Holiness is a Requisite for Being God’s Anointed
It is only those with clean hands and pure hearts who can ascend God’s hill and see the Lord (Psalm 24:4; Matthew 5:8), and only those living righteously who can dwell with the divine, consuming flames (Isaiah 33:14-16). Purity is paramount, and intimacy with the Holy One requires integrity of heart and mind. His eyes are too pure to look at sin (Habakkuk 1:13)
Think back to the time when Aaron and his four sons were consecrated as the first priests. After Moses and Aaron offered up the required sacrifices, “And fire came out from before the LORD and consumed the burnt offering and the pieces of fat on the altar, and when all the people saw it, they shouted and fell on their faces” (Leviticus 9:24) Not long after that
Aaron’s two oldest sons, Nadab and Abihu, offered up strange fire to the Lord, and “fire came
out from before the LORD and consumed them, and they died before the LORD” (Leviticus 10:2). First Aaron’s sacrifices were burned by divine fire; then Aaron’s sons were burned up by
divine fire. God’s holy, manifest presence did not mix with disobedience!
Think back to the early chapters of Acts. The Holy Spirit was poured out mightily. Signs, wonders, and miracles were taking place and thousands were being added to the congregation. People were freely selling their possessions and sharing their wealth with those in need (Acts 4:32-37). Then Ananias and Sapphira conspired to lie to the Holy Spirit, and within hours, both of them dropped dead at Peter’s feet (Acts 5:1-11). When God draws near in such extraordinary ways, we dare not play games!
We must remember that, in Paul’s words, “a little leaven leavens the whole lump” (1 Corinthians 5:6) and if we allow the sacred presence of revival to be corrupted and tainted, we will quickly put out the Spirit’s fire in our midst.
Of course, all this should be self-evident, but often it is not. Why? It is because God seems to use people supernaturally despite their obvious character flaws and weaknesses. Who are we to judge? Who are we to “touch God’s anointed”? (By the way, Ps 105:15, which contains the famous “touch not Mine anointed” phrase, is one the most misused and abused verses in the Bible, especially by power-hungry, insecure leaders.)
After all, if the Holy Spirit sees fit to anoint and empower someone, if we then find fault with the vessel, aren’t we guilty of criticizing God’s choice and God’s standards and God’s wisdom? Do we know better than the Lord? It is for reasons like this that we often get casual with sin, tolerating things that displease the Lord. Dare we speak against “God’s man” (or, woman)?
Let’s be honest. It’s a little intimidating when someone seems to be operating under a tremendous anointing. “Look at those healings! What amazing words of knowledge! He (or she) seems to know the very thoughts I’m thinking!
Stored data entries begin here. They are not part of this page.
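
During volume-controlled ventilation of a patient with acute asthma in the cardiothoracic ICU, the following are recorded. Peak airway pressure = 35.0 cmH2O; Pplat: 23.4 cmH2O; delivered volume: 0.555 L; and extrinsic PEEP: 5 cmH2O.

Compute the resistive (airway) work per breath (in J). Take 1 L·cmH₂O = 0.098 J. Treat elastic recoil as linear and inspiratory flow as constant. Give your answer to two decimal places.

With constant inspiratory flow the resistive pressure is constant at PIP − Pplat = 35.0 − 23.4 = 11.6 cmH2O, so resistive work = 11.6 × 0.555 = 6.438 L·cmH2O.
× 0.098 J/(L·cmH2O) → 0.6309 J.

0.63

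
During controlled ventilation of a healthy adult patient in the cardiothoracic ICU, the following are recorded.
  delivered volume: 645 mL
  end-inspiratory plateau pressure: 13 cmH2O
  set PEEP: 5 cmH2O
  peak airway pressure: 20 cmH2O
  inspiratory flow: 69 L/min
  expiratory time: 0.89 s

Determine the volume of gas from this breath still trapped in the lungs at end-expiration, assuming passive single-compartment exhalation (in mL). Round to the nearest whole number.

Flow: 69 L/min ÷ 60 = 1.15 L/s.
R = (PIP − Pplat)/V̇ = (20 − 13) / 1.15 = 7.0/1.15 = 6.087 cmH2O·s/L.
C = Vt/(Pplat − PEEP) = 645.0 / (13 − 5) = 645.0/8.0 = 80.625 mL/cmH2O.
τ = R × C = 6.087 × 0.08063 L/cmH2O = 0.4908 s.
Fraction remaining = e^(−Te/τ) = e^(−0.89/0.4908) = 0.1631.
Trapped volume = 645.0 × 0.1631 = 105.2 mL.

105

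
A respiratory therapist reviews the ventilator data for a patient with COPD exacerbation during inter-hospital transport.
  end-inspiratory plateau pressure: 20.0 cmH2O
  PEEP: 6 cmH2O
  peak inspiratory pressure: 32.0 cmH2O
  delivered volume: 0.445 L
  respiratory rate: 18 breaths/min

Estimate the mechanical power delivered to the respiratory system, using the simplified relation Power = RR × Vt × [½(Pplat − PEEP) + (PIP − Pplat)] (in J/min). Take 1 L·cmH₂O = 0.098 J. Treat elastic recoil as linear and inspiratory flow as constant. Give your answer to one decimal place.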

All they have to do is look in my direction and I crumble under the power!” And so, we conclude, whatever issues they seem to have, those issues are obviously not stopping God from working through them, so we better keep our concerns to ourselves.
Big mistake! Very big mistake! A monumentally big mistake! (Am I making myself clear?)
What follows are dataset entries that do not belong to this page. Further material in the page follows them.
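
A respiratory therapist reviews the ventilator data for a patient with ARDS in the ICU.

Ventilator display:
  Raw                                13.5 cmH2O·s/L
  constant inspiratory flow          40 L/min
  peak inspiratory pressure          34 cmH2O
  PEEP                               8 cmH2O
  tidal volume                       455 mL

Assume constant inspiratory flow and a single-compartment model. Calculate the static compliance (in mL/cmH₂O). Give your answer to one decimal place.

26.8

Flow: 40 L/min ÷ 60 = 0.6667 L/s.
Equation of motion (constant flow): PIP = Vt/C + R·V̇ + PEEP.
Vt/C = PIP − R·V̇ − PEEP = 34 − 13.5×0.6667 − 8 = 34 − 9.0 − 8 = 17.0 cmH2O.
C = Vt / 17.0 = 455 / 17.0 = 26.765 mL/cmH2O.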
Haven’t we learned our lesson from ancient history, when anointed vessels like Samson went shipwreck? This man was a national leader whose birth was supernaturally foretold and who was a Nazarite from his mother’s womb, but his character flaws brought him low and sapped him of his anointing. His recklessness and carnality destroyed his life, despite his high calling and special gifting. For the good of today’s Samsons, for the good of those they are called to minister to, and for the honor of the name of the Lord, we must call them to account with love and grace, not allowing them to implode or explode.
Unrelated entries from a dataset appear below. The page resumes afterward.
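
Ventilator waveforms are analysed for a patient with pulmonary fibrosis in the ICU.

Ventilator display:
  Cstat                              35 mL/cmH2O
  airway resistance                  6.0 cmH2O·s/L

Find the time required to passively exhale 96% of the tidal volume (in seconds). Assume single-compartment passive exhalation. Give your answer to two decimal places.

τ = R × C = 6.0 × 35 mL/cmH2O = 6.0 × 0.035 L/cmH2O = 0.21 s.
Exhaled fraction f = 1 − e^(−t/τ) → t = −τ·ln(1 − f) = −0.21·ln(0.04) = 0.676 s.

0.68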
The anointing does not make us untouchable, nor does a distinct heavenly calling and divine mantle make us bigger or better than anyone else, especially than our fellow-leaders. Rather, “to whom much is given, much is required” (see Luke 12:48), and the more we are publicly identified with the name of Jesus, the stricter our judgment will be.
The Spirit of God is a Holy Spirit (how do we ever forget that?), and holiness (as opposed to religious traditionalism or legalism) is neither old-fashioned nor destructive. To the contrary, it is liberating and invigorating and transforming and empowering. How wonderful to strive to be like the Lord! “Be holy, for I, the Lord your God, am holy.” That should be our passion and goal.
The simple truth is that the Holy Spirit is not divided between fruit and gifts, and the one who empowers people to heal and work miracles and preach with conviction is the same one who produces in us “love, joy, peace, patience, kindness, goodness, faithfulness, gentleness, self-control” (Galatians 5:22-23).